XIX Edición
Curso 2022 - 2023
El jardín
Ian Manuel Calleja
Liceo del Valle (Guadalajara, México)
–¿Me puedes compartir un poco de pan?
Esas fueron las palabras que un perrito le dijo a un niño, bajo la arcada de un puente, en una fría y lluviosa noche de noviembre.
El muchacho, fatigado y tembloroso, se quedó desconcentrado, aunque no le asustaba que un perro le dirigiera la palabra, ya que en la infancia todo parece posible. Así que partió su pan en dos, dio unas palmadas en el suelo junto al lugar en el que permanecía sentado, y le indicó:
–Ven acá.
El can se acercó con confianza y se echó a la izquierda del pequeño, que le acercó el pan.

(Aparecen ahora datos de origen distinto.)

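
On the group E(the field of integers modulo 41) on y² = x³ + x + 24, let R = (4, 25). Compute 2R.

tangent at (4, 25): λ = (3·4² + 1)/(2·25) ≡ 8/9. 9⁻¹ ≡ 32 (mod 41) since 9·32 = 288 ≡ 1, so λ ≡ 8·32 ≡ 10.
  x = λ² - 4 - 4 = 100 - 8 ≡ 10; y = λ·(4 - 10) - 25 ≡ 38. → (10, 38)

(10, 38)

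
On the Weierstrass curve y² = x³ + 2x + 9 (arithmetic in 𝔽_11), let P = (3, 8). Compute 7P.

Double-and-add on 7 = (111)₂. Start with P = (3, 8) for the leading 1-bit.
double: tangent at (3, 8): λ = (3·3² + 2)/(2·8) ≡ 7/5. 5⁻¹ ≡ 9 (mod 11), so λ ≡ 7·9 ≡ 8.
  x = λ² - 3 - 3 = 64 - 6 ≡ 3; y = λ·(3 - 3) - 8 ≡ 3. → (3, 3)
add P: (3, 3) + (3, 8): same x and y₁ ≡ -y₂, so the sum is the point at infinity.
double: the point at infinity + the point at infinity = the point at infinity (identity).
add P: the point at infinity + (3, 8) = (3, 8) (identity).

(3, 8)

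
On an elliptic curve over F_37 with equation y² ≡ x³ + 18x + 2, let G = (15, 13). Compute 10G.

Double-and-add on 10 = (1010)₂. Start with G = (15, 13) for the leading 1-bit.
double: tangent at (15, 13): λ = (3·15² + 18)/(2·13) ≡ 27/26. 26⁻¹ ≡ 10 (mod 37), so λ ≡ 27·10 ≡ 11.
  x = λ² - 15 - 15 = 121 - 30 ≡ 17; y = λ·(15 - 17) - 13 ≡ 2. → (17, 2)
double: tangent at (17, 2): λ = (3·17² + 18)/(2·2) ≡ 34/4. 4⁻¹ ≡ 28 (mod 37), so λ ≡ 34·28 ≡ 27.
  x = λ² - 17 - 17 = 729 - 34 ≡ 29; y = λ·(17 - 29) - 2 ≡ 7. → (29, 7)
add G: (29, 7) + (15, 13). λ = (13 - 7)/(15 - 29) ≡ 6/23 mod 37. 23⁻¹ ≡ 29 (mod 37), so λ ≡ 26.
  x = λ² - 29 - 15 = 676 - 44 ≡ 3; y = λ·(29 - 3) - 7 ≡ 3. → (3, 3)
double: tangent at (3, 3): λ = (3·3² + 18)/(2·3) ≡ 8/6. 6⁻¹ ≡ 31 (mod 37) since 6·31 = 186 ≡ 1, so λ ≡ 8·31 ≡ 26.
  x = λ² - 3 - 3 = 676 - 6 ≡ 4; y = λ·(3 - 4) - 3 ≡ 8. → (4, 8)

(4, 8)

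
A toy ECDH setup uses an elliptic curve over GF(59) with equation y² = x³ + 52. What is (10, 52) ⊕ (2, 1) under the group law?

(10, 52) + (2, 1). λ = (1 - 52)/(2 - 10) ≡ 8/51 mod 59. 51⁻¹ ≡ 22 (mod 59) since 51·22 = 1122 ≡ 1, so λ ≡ 58.
  x = λ² - 10 - 2 = 3364 - 12 ≡ 48; y = λ·(10 - 48) - 52 ≡ 45. → (48, 45)

(48, 45)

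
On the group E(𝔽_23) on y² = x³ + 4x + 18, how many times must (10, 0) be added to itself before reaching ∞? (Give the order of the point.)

2P: (10, 0) + (10, 0): same x and y₁ ≡ -y₂, so the sum is ∞.
2P = ∞, so the order is 2.

2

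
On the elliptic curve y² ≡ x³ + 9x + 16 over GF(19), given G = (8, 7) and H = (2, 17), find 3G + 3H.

(16, 0)

First 3G:
Repeated addition: build up to 3G.
2G: tangent at (8, 7): λ = (3·8² + 9)/(2·7) ≡ 11/14. 14⁻¹ ≡ 15 (mod 19), so λ ≡ 11·15 ≡ 13.
  x = λ² - 8 - 8 = 169 - 16 ≡ 1; y = λ·(8 - 1) - 7 ≡ 8. → (1, 8)
3G: (1, 8) + (8, 7). λ = (7 - 8)/(8 - 1) ≡ 18/7 mod 19. 7⁻¹ ≡ 11 (mod 19), so λ ≡ 8.
  x = λ² - 1 - 8 = 64 - 9 ≡ 17; y = λ·(1 - 17) - 8 ≡ 16. → (17, 16)
3G = (17, 16).
Next 3H:
Repeated addition: build up to 3H.
2H: tangent at (2, 17): λ = (3·2² + 9)/(2·17) ≡ 2/15. 15⁻¹ ≡ 14 (mod 19), so λ ≡ 2·14 ≡ 9.
  x = λ² - 2 - 2 = 81 - 4 ≡ 1; y = λ·(2 - 1) - 17 ≡ 11. → (1, 11)
3H: (1, 11) + (2, 17). λ = (17 - 11)/(2 - 1) ≡ 6/1 mod 19. 1⁻¹ ≡ 1 (mod 19), so λ ≡ 6.
  x = λ² - 1 - 2 = 36 - 3 ≡ 14; y = λ·(1 - 14) - 11 ≡ 6. → (14, 6)
3H = (14, 6).
Finally 3G + 3H:
(17, 16) + (14, 6). λ = (6 - 16)/(14 - 17) ≡ 9/16 mod 19. 16⁻¹ ≡ 6 (mod 19) since 16·6 = 96 ≡ 1, so λ ≡ 16.
  x = λ² - 17 - 14 = 256 - 31 ≡ 16; y = λ·(17 - 16) - 16 ≡ 0. → (16, 0)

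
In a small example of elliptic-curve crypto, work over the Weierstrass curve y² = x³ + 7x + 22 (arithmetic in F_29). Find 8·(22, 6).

(20, 19)

Write P = (22, 6).
Repeated addition: build up to 8P.
2P: tangent at (22, 6): λ = (3·22² + 7)/(2·6) ≡ 9/12. 12⁻¹ ≡ 17 (mod 29) since 12·17 = 204 ≡ 1, so λ ≡ 9·17 ≡ 8.
  x = λ² - 22 - 22 = 64 - 44 ≡ 20; y = λ·(22 - 20) - 6 ≡ 10. → (20, 10)
3P: (20, 10) + (22, 6). λ = (6 - 10)/(22 - 20) ≡ 25/2 mod 29. 2⁻¹ ≡ 15 (mod 29), so λ ≡ 27.
  x = λ² - 20 - 22 = 729 - 42 ≡ 20; y = λ·(20 - 20) - 10 ≡ 19. → (20, 19)
4P: (20, 19) + (22, 6). λ = (6 - 19)/(22 - 20) ≡ 16/2 mod 29. 2⁻¹ ≡ 15 (mod 29), so λ ≡ 8.
  x = λ² - 20 - 22 = 64 - 42 ≡ 22; y = λ·(20 - 22) - 19 ≡ 23. → (22, 23)
5P: (22, 23) + (22, 6): same x and y₁ ≡ -y₂, so the sum is ∞.
6P: ∞ + (22, 6) = (22, 6) (identity).
7P: tangent at (22, 6): λ = (3·22² + 7)/(2·6) ≡ 9/12. 12⁻¹ ≡ 17 (mod 29) since 12·17 = 204 ≡ 1, so λ ≡ 9·17 ≡ 8.
  x = λ² - 22 - 22 = 64 - 44 ≡ 20; y = λ·(22 - 20) - 6 ≡ 10. → (20, 10)
8P: (20, 10) + (22, 6). λ = (6 - 10)/(22 - 20) ≡ 25/2 mod 29. 2⁻¹ ≡ 15 (mod 29) since 2·15 = 30 ≡ 1, so λ ≡ 27.
  x = λ² - 20 - 22 = 729 - 42 ≡ 20; y = λ·(20 - 20) - 10 ≡ 19. → (20, 19)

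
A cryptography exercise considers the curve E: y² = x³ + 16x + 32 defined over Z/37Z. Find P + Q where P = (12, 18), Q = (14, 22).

(12, 18) + (14, 22). λ = (22 - 18)/(14 - 12) ≡ 4/2 mod 37. 2⁻¹ ≡ 19 (mod 37), so λ ≡ 2.
  x = λ² - 12 - 14 = 4 - 26 ≡ 15; y = λ·(12 - 15) - 18 ≡ 13. → (15, 13)

(15, 13)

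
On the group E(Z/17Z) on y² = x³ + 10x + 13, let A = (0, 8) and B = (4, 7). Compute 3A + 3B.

First 3A:
Repeated addition: build up to 3A.
2A: tangent at (0, 8): λ = (3·0² + 10)/(2·8) ≡ 10/16. 16⁻¹ ≡ 16 (mod 17), so λ ≡ 10·16 ≡ 7.
  x = λ² - 0 - 0 = 49 - 0 ≡ 15; y = λ·(0 - 15) - 8 ≡ 6. → (15, 6)
3A: (15, 6) + (0, 8). λ = (8 - 6)/(0 - 15) ≡ 2/2 mod 17. 2⁻¹ ≡ 9 (mod 17) since 2·9 = 18 ≡ 1, so λ ≡ 1.
  x = λ² - 15 - 0 = 1 - 15 ≡ 3; y = λ·(15 - 3) - 6 ≡ 6. → (3, 6)
3A = (3, 6).
Next 3B:
Repeated addition: build up to 3B.
2B: tangent at (4, 7): λ = (3·4² + 10)/(2·7) ≡ 7/14. 14⁻¹ ≡ 11 (mod 17), so λ ≡ 7·11 ≡ 9.
  x = λ² - 4 - 4 = 81 - 8 ≡ 5; y = λ·(4 - 5) - 7 ≡ 1. → (5, 1)
3B: (5, 1) + (4, 7). λ = (7 - 1)/(4 - 5) ≡ 6/16 mod 17. 16⁻¹ ≡ 16 (mod 17), so λ ≡ 11.
  x = λ² - 5 - 4 = 121 - 9 ≡ 10; y = λ·(5 - 10) - 1 ≡ 12. → (10, 12)
3B = (10, 12).
Finally 3A + 3B:
(3, 6) + (10, 12). λ = (12 - 6)/(10 - 3) ≡ 6/7 mod 17. 7⁻¹ ≡ 5 (mod 17), so λ ≡ 13.
  x = λ² - 3 - 10 = 169 - 13 ≡ 3; y = λ·(3 - 3) - 6 ≡ 11. → (3, 11)

(3, 11)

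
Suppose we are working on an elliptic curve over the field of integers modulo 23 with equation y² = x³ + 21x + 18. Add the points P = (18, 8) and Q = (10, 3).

(13, 21)

(18, 8) + (10, 3). λ = (3 - 8)/(10 - 18) ≡ 18/15 mod 23. 15⁻¹ ≡ 20 (mod 23), so λ ≡ 15.
  x = λ² - 18 - 10 = 225 - 28 ≡ 13; y = λ·(18 - 13) - 8 ≡ 21. → (13, 21)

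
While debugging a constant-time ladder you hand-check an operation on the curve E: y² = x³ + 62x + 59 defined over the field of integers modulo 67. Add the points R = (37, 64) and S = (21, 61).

(37, 64) + (21, 61). λ = (61 - 64)/(21 - 37) ≡ 64/51 mod 67. 51⁻¹ ≡ 46 (mod 67), so λ ≡ 63.
  x = λ² - 37 - 21 = 3969 - 58 ≡ 25; y = λ·(37 - 25) - 64 ≡ 22. → (25, 22)

(25, 22)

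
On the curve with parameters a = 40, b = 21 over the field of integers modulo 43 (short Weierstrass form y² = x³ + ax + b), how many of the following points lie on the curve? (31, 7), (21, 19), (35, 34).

(31, 7): 7² ≡ 6, rhs ≡ 6 → on.
(21, 19): 19² ≡ 17, rhs ≡ 17 → on.
(35, 34): 34² ≡ 38, rhs ≡ 6 → off.

2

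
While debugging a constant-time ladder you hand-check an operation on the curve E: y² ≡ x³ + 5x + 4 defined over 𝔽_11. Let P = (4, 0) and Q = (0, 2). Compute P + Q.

(4, 0) + (0, 2). λ = (2 - 0)/(0 - 4) ≡ 2/7 mod 11. 7⁻¹ ≡ 8 (mod 11), so λ ≡ 5.
  x = λ² - 4 - 0 = 25 - 4 ≡ 10; y = λ·(4 - 10) - 0 ≡ 3. → (10, 3)

(10, 3)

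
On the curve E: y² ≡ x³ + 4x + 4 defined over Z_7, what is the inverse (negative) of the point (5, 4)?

(5, 3)

-(5, 4) = (5, -4 mod 7) = (5, 3).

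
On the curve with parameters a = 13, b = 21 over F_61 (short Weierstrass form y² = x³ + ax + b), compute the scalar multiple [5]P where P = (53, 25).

Repeated addition: build up to 5P.
2P: tangent at (53, 25): λ = (3·53² + 13)/(2·25) ≡ 22/50. 50⁻¹ ≡ 11 (mod 61) since 50·11 = 550 ≡ 1, so λ ≡ 22·11 ≡ 59.
  x = λ² - 53 - 53 = 3481 - 106 ≡ 20; y = λ·(53 - 20) - 25 ≡ 31. → (20, 31)
3P: (20, 31) + (53, 25). λ = (25 - 31)/(53 - 20) ≡ 55/33 mod 61. 33⁻¹ ≡ 37 (mod 61) since 33·37 = 1221 ≡ 1, so λ ≡ 22.
  x = λ² - 20 - 53 = 484 - 73 ≡ 45; y = λ·(20 - 45) - 31 ≡ 29. → (45, 29)
4P: (45, 29) + (53, 25). λ = (25 - 29)/(53 - 45) ≡ 57/8 mod 61. 8⁻¹ ≡ 23 (mod 61), so λ ≡ 30.
  x = λ² - 45 - 53 = 900 - 98 ≡ 9; y = λ·(45 - 9) - 29 ≡ 14. → (9, 14)
5P: (9, 14) + (53, 25). λ = (25 - 14)/(53 - 9) ≡ 11/44 mod 61. 44⁻¹ ≡ 43 (mod 61) since 44·43 = 1892 ≡ 1, so λ ≡ 46.
  x = λ² - 9 - 53 = 2116 - 62 ≡ 41; y = λ·(9 - 41) - 14 ≡ 39. → (41, 39)

(41, 39)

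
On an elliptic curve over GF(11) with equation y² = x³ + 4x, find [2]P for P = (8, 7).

(4, 5)

tangent at (8, 7): λ = (3·8² + 4)/(2·7) ≡ 9/3. 3⁻¹ ≡ 4 (mod 11), so λ ≡ 9·4 ≡ 3.
  x = λ² - 8 - 8 = 9 - 16 ≡ 4; y = λ·(8 - 4) - 7 ≡ 5. → (4, 5)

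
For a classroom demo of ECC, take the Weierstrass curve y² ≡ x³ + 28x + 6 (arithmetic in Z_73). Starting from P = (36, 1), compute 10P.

Double-and-add on 10 = (1010)₂. Start with P = (36, 1) for the leading 1-bit.
double: tangent at (36, 1): λ = (3·36² + 28)/(2·1) ≡ 47/2. 2⁻¹ ≡ 37 (mod 73), so λ ≡ 47·37 ≡ 60.
  x = λ² - 36 - 36 = 3600 - 72 ≡ 24; y = λ·(36 - 24) - 1 ≡ 62. → (24, 62)
double: tangent at (24, 62): λ = (3·24² + 28)/(2·62) ≡ 4/51. 51⁻¹ ≡ 63 (mod 73), so λ ≡ 4·63 ≡ 33.
  x = λ² - 24 - 24 = 1089 - 48 ≡ 19; y = λ·(24 - 19) - 62 ≡ 30. → (19, 30)
add P: (19, 30) + (36, 1). λ = (1 - 30)/(36 - 19) ≡ 44/17 mod 73. 17⁻¹ ≡ 43 (mod 73) since 17·43 = 731 ≡ 1, so λ ≡ 67.
  x = λ² - 19 - 36 = 4489 - 55 ≡ 54; y = λ·(19 - 54) - 30 ≡ 34. → (54, 34)
double: tangent at (54, 34): λ = (3·54² + 28)/(2·34) ≡ 16/68. 68⁻¹ ≡ 29 (mod 73), so λ ≡ 16·29 ≡ 26.
  x = λ² - 54 - 54 = 676 - 108 ≡ 57; y = λ·(54 - 57) - 34 ≡ 34. → (57, 34)

(57, 34)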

–Muchas gracias –al hablar, movió la cola de lado a lado–. Eres muy amable.
Ambos cenaron lentamente, disfrutando de cada bocado como si aquella pobre torta se tratara de un manjar. En cuanto terminaron, permanecieron un rato en silencio en el que el niño observó con detenimiento a su nuevo acompañante. Lo había visto llegar desde la lluvia al vano del puente, pero el cachorro estaba completamente seco, a diferencia de él, quien al verse sorprendido por el aguacero y completamente empapado, halló refugio en aquel lugar.
–Jamás había conocido a un perro que hablara –le reconoció–. Es decir, a ningún animal que sepa hacerlo, a excepción de un viejo loro. Pero aquel pajarraco me asustaba cuando abría el pico.
–Conmigo no debes tener miedo –le tranquilizó el perro con una voz suave–. No he venido a asustarte –. Lo miró largamente con sus brillantes ojos negros–. Estoy aquí para que seas feliz.
El muchachito se quedó en silencio, con una expresión de tristeza.
<<¿Feliz?... Hace tiempo que no soy feliz>>, pensó.
─Lo sé ─contestó en voz baja a su pensamiento─. Sé que has pasado malos momentos, pero he venido para que nunca más estés triste. Soy tu amigo.
El niño abrazó al cachorro y se echó a llorar. Para serenarlo, el perrito le lamió gentilmente la cara y le borró el rastro de las lágrimas.
–Todo estará bien, confía ─le pidió.
–¿Me lo prometes? –preguntó el pequeño entre sollozos.
–Te lo prometo.
El muchachito logró tranquilizarse. Sentía frío y hambre, pero se le había disipado la tristeza del corazón. Todas sus angustias parecían evaporarse.
El perro sabía que el momento había llegado.
–Cierra los ojos y duérmete –le rogó con voz serena–. Despertaremos en mi casa; allí podremos jugar.
El niño se acurrucó con el animalito entre sus brazos, y se quedó dormido en un dulce sueño a que, por primera vez en mucho tiempo, no vinieron a atormentarle las pesadillas.
Le sorprendió un delicioso perfume y una agradable sensación de calor. Abrió los ojos y se encontró con que estaba en el más bello jardín que nadie pudiera imaginar, repleto de árboles y arbustos cuajados de flores. Se frotó los párpados, confundido, y de pronto, a lo lejos, vio a su amigo, que le llamaba zalamero mientras agitaba el rabo. Al ponerse en pie comprendió que, por primera vez, era completamente feliz.